Acabo de leer una entrada de Facebook en el timeline de un amigo: cuenta brevemente la vergüenza que siente un hombre de mediana edad que pide ayuda en la cola de la caja del supermercado para pagar macarrones y dos cartones de leche, y el enfurruñamiento de una persona que intenta pedir la colaboración de esa cola para obtener unos euros con los que pagar y a la que nadie, excepto una anciana, quiere escuchar.

“Es la victoria de la ideología dominante”, escribe. “Ya no hay pobres, hay loosers”. Es una indiferencia total, un intento colectivo de meter la porquería debajo de la alfombrilla mientras otros se limpian los pies en ella.
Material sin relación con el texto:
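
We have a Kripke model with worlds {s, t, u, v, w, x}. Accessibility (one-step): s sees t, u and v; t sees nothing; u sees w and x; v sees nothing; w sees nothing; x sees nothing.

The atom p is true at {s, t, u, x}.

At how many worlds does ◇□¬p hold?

s: successors {t, u, v}; □¬p there: t:T, u:F, v:T. ✓
t: no successors, so ◇□¬p fails. ✗
u: successors {w, x}; □¬p there: w:T, x:T. ✓
v: no successors, so ◇□¬p fails. ✗
w: no successors, so ◇□¬p fails. ✗
x: no successors, so ◇□¬p fails. ✗
Satisfying worlds: {s, u}.

2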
Es, de nuevo, la misma dejación que tratan Chaves Nogales en La agonía de Francia ante los nazis y Orwell en Homenaje a Cataluña al volver de permiso del frente y ver aquella Barcelona olvidadiza ajena a la guerra que continuaba. Desde la postura opuesta, lo mismo opinaba George Bernard Shaw: “The worst sin toward our fellow creatures is not to hate them, but to be indifferent to them; that’s the essence of inhumanity”. La indiferencia es, sin duda, la mejor opción para los que aplauden la sumisión de unos a otros, pero nunca la suya porque piensan que están encima.

La indiferencia es la antesala de la violencia, un método apenas consciente de protección individual que mantiene nuestra mente aséptica, fría e impenetrable y que actúa como un escudo ante la desigualdad creciente que no queremos ver.
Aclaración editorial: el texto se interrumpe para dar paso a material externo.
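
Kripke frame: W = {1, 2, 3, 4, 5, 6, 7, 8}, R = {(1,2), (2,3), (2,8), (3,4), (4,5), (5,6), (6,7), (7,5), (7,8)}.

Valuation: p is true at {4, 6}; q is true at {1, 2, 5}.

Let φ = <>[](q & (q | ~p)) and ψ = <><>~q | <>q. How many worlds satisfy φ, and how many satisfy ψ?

3 and 6

For <>[](q & (q | ~p)):
1: successors {2}; [](q & (q | ~p)) there: 2:F. ✗
2: successors {3, 8}; [](q & (q | ~p)) there: 3:F, 8:T. ✓
3: successors {4}; [](q & (q | ~p)) there: 4:T. ✓
4: successors {5}; [](q & (q | ~p)) there: 5:F. ✗
5: successors {6}; [](q & (q | ~p)) there: 6:F. ✗
6: successors {7}; [](q & (q | ~p)) there: 7:F. ✗
7: successors {5, 8}; [](q & (q | ~p)) there: 5:F, 8:T. ✓
8: no successors, so <>[](q & (q | ~p)) fails. ✗
— 3 worlds.
For <><>~q | <>q:
1: <><>~q is T, <>q is T. ✓
2: <><>~q is T, <>q is F. ✓
3: <><>~q is F, <>q is F. ✗
4: <><>~q is T, <>q is T. ✓
5: <><>~q is T, <>q is F. ✓
6: <><>~q is T, <>q is F. ✓
7: <><>~q is T, <>q is T. ✓
8: <><>~q is F, <>q is F. ✗
— 6 worlds.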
Es la perversión que cruza el umbral de lo aceptable cuando alguien pide sacrificios a esos supuestos culpables de intentar salir adelante con lo mínimo mientras los estrujan; pocos recuperarán su forma original. Esa es la palabra que eligió Hitler para anunciar a los alemanes el declive cuando su derrota comenzaba a vislumbrarse en la Segunda Guerra Mundial: sacrificio.
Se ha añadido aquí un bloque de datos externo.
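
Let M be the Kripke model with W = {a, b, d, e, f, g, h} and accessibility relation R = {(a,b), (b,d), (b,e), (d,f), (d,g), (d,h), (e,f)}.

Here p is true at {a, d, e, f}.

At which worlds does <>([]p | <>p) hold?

a: successors {b}; []p | <>p there: b:T. ✓
b: successors {d, e}; []p | <>p there: d:T, e:T. ✓
d: successors {f, g, h}; []p | <>p there: f:T, g:T, h:T. ✓
e: successors {f}; []p | <>p there: f:T. ✓
f: no successors, so <>([]p | <>p) fails. ✗
g: no successors, so <>([]p | <>p) fails. ✗
h: no successors, so <>([]p | <>p) fails. ✗

{a, b, d, e}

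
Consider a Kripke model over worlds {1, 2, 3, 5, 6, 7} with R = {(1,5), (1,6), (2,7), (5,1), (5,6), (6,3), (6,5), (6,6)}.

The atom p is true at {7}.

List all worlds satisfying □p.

{2, 3, 7}

1: successors {5, 6}; p there: 5:F, 6:F. ✗
2: successors {7}; p there: 7:T. ✓
3: no successors, so □p holds vacuously. ✓
5: successors {1, 6}; p there: 1:F, 6:F. ✗
6: successors {3, 5, 6}; p there: 3:F, 5:F, 6:F. ✗
7: no successors, so □p holds vacuously. ✓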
Es cierto que ya no hay pobres. Gracias a la transformación mágica del uso del lenguaje en los medios de comunicación que en otro tiempo se llamaran sociales, tampoco existen los representantes de los ciudadanos, ni los jefes, ni las personas con experiencia: solo los líderes, los primeros del ranking; el talento que da el máximo beneficio en segundos. Hasta los empresarios tienen, en esta neolengua, una lustrosa denominación: emprendedores. Y, por desgracia, todos aquellos términos que los neolenguaparlantes no aceptan adquiere una pátina de culpabilidad: funcionarios, trabajadores, estudiantes, ciudadanos… Pobres. ¡Todos culpables y muchos indiferentes!